ThingLink made it very easy to dive into 360 image editing and tour creation. But as with any developing technology, we have run into some technical challenges.
We had to experiment a bit to find the best picture size for the custom tags that have side-by-side text and image. This is complicated by the fact that the longer your title and subtitle text, the narrower the space remaining for the image. In general, the pictures that worked best in these tags were between 350x250 pixels and 300x200 pixels.
Note the small pixel sizes. Our first draft tour included a number of full sized images captured with a mobile phone. These took forever to load, often causing beta-testers to assume there was no image, and close the tag before the picture became visible. Cropping all images down as small as possible without loss of quality dramatically improved load time.
One of our testers asked if it was possible to wrap the text so that it didn't run beyond the tag boundary. She sent us screen shots that made it clear that in the version of Internet Explorer she was using, the tags weren't rendering well at all.
Further exploration revealed that the older version of Internet Explorer that is installed by default on most of the computers on our campus cannot handle ThingLink tours. In full screen mode all of the tags disappear, and even when the tags are visible, they are not readable. Microsoft Edge handles the HTML5 in ThingLink beautifully, as does Chrome and Firefox.

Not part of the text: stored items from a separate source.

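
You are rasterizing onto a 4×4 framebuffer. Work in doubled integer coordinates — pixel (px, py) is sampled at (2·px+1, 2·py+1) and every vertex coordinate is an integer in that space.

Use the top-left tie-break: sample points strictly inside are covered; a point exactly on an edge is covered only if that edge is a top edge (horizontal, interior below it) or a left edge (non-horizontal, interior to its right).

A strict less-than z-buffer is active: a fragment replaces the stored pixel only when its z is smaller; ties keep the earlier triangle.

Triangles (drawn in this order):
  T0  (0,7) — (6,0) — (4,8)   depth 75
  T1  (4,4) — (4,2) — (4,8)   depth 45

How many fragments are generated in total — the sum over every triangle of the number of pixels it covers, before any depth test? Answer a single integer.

T0:
  2·area = 34
  edge (0, 7)→(6, 0): d=(6,-7) top-left  bias=+0
  edge (6, 0)→(4, 8): d=(-2,8) right/bottom  bias=-1
  edge (4, 8)→(0, 7): d=(-4,-1) top-left  bias=+0
    (2,1)@(5, 3): e=[11,2,21] → █
    (3,1)@(7, 3): e=[25,-14,23] → ·
    (1,2)@(3, 5): e=[9,14,11] → █
    (2,2)@(5, 5): e=[23,-2,13] → ·
    (0,3)@(1, 7): e=[7,26,1] → █
    (2,3)@(5, 7): e=[35,-6,5] → ·
  covered (4 px):
    · · · ·
    · · █ ·
    · █ · ·
    █ █ · ·
T1:
  degenerate (2·area = 0) — covers nothing

Final: 4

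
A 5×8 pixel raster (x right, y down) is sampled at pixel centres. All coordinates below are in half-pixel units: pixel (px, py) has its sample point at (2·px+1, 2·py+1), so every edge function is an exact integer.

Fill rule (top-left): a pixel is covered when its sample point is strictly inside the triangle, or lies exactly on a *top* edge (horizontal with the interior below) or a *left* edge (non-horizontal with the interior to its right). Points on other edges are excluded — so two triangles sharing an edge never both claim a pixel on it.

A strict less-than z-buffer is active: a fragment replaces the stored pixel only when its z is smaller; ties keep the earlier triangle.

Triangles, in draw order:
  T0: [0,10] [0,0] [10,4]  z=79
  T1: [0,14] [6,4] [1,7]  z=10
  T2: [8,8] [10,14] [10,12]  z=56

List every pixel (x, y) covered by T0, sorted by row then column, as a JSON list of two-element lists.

T0:
  2·area = 100
  edge (0, 10)→(0, 0): d=(0,-10) top-left  bias=+0
  edge (0, 0)→(10, 4): d=(10,4) right/bottom  bias=-1
  edge (10, 4)→(0, 10): d=(-10,6) right/bottom  bias=-1
    (0,0)@(1, 1): e=[10,6,84] → X
    (1,0)@(3, 1): e=[30,-2,72] → .
    (0,1)@(1, 3): e=[10,26,64] → X
    (1,1)@(3, 3): e=[30,18,52] → X
    (2,1)@(5, 3): e=[50,10,40] → X
    (3,1)@(7, 3): e=[70,2,28] → X
    (4,1)@(9, 3): e=[90,-6,16] → .
    (0,2)@(1, 5): e=[10,46,44] → X
    (4,2)@(9, 5): e=[90,14,-4] → .
    (0,3)@(1, 7): e=[10,66,24] → X
    (2,3)@(5, 7): e=[50,50,0] → .  [on edge]
    (3,3)@(7, 7): e=[70,42,-12] → .
  covered (12 px):
    X . . . .
    X X X X .
    X X X X .
    X X . . .
    X . . . .
    . . . . .
    . . . . .
    . . . . .
T1:
  2·area = 32  (B↔C swapped to make it positive)
  edge (0, 14)→(1, 7): d=(1,-7) top-left  bias=+0
  edge (1, 7)→(6, 4): d=(5,-3) top-left  bias=+0
  edge (6, 4)→(0, 14): d=(-6,10) right/bottom  bias=-1
    (2,2)@(5, 5): e=[26,2,4] → X
    (3,2)@(7, 5): e=[40,8,-16] → .
    (0,3)@(1, 7): e=[0,0,32] → X  [on edge]
    (1,3)@(3, 7): e=[14,6,12] → X
    (2,3)@(5, 7): e=[28,12,-8] → .
    (0,4)@(1, 9): e=[2,10,20] → X
    (1,4)@(3, 9): e=[16,16,0] → .  [on edge]
    (0,5)@(1, 11): e=[4,20,8] → X
    (1,5)@(3, 11): e=[18,26,-12] → .
    (0,6)@(1, 13): e=[6,30,-4] → .
  covered (5 px):
    . . . . .
    . . . . .
    . . X . .
    X X . . .
    X . . . .
    X . . . .
    . . . . .
    . . . . .
T2:
  2·area = 4  (B↔C swapped to make it positive)
  edge (8, 8)→(10, 12): d=(2,4) right/bottom  bias=-1
  edge (10, 12)→(10, 14): d=(0,2) right/bottom  bias=-1
  edge (10, 14)→(8, 8): d=(-2,-6) top-left  bias=+0
    (3,2)@(7, 5): e=[-2,6,0] → .  [on edge]
    (4,5)@(9, 11): e=[2,2,0] → X  [on edge]
    (4,6)@(9, 13): e=[6,2,-4] → .
  covered (1 px):
    . . . . .
    . . . . .
    . . . . .
    . . . . .
    . . . . .
    . . . . X
    . . . . .
    . . . . .

Answer: [[0,0],[0,1],[1,1],[2,1],[3,1],[0,2],[1,2],[2,2],[3,2],[0,3],[1,3],[0,4]]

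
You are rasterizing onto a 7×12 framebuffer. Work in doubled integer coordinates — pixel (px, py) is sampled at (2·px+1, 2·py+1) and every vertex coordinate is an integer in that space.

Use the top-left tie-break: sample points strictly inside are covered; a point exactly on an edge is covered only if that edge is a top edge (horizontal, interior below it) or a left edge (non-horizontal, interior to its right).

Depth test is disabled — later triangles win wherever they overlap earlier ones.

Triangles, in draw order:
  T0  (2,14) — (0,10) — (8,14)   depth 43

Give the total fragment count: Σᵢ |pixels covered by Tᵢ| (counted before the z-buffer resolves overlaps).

T0:
  2·area = 24
  edge (2, 14)→(0, 10): d=(-2,-4) top-left  bias=+0
  edge (0, 10)→(8, 14): d=(8,4) right/bottom  bias=-1
  edge (8, 14)→(2, 14): d=(-6,0) right/bottom  bias=-1
    (0,5)@(1, 11): e=[2,4,18] → #
    (1,5)@(3, 11): e=[10,-4,18] → ·
    (0,6)@(1, 13): e=[-2,20,6] → ·
    (1,6)@(3, 13): e=[6,12,6] → #
    (2,6)@(5, 13): e=[14,4,6] → #
    (3,6)@(7, 13): e=[22,-4,6] → ·
    (1,7)@(3, 15): e=[2,28,-6] → ·
    (2,7)@(5, 15): e=[10,20,-6] → ·
  covered (3 px):
    · · · · · · ·
    · · · · · · ·
    · · · · · · ·
    · · · · · · ·
    · · · · · · ·
    # · · · · · ·
    · # # · · · ·
    · · · · · · ·
    · · · · · · ·
    · · · · · · ·
    · · · · · · ·
    · · · · · · ·

Answer: 3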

In the rest of our testing we have made sure the students were using Chrome or Firefox, since Edge isn't yet available on the computers in our instruction lab. But we clearly are concerned that when deployed more broadly on campus, these browser issues could cause student frustration.
When we tested our beta tour on Android and Apple phones, a few viewer issues on small mobile devices became apparent.
Tag text is dramatically abbreviated, with priority placed on readability of the titles and action buttons.
Tags placed too closely together become difficult to open.
Otherwise, we really enjoyed the way that on mobile devices you pan the device to view the screen, as if the phone were a little window onto a room-sized 360 scene.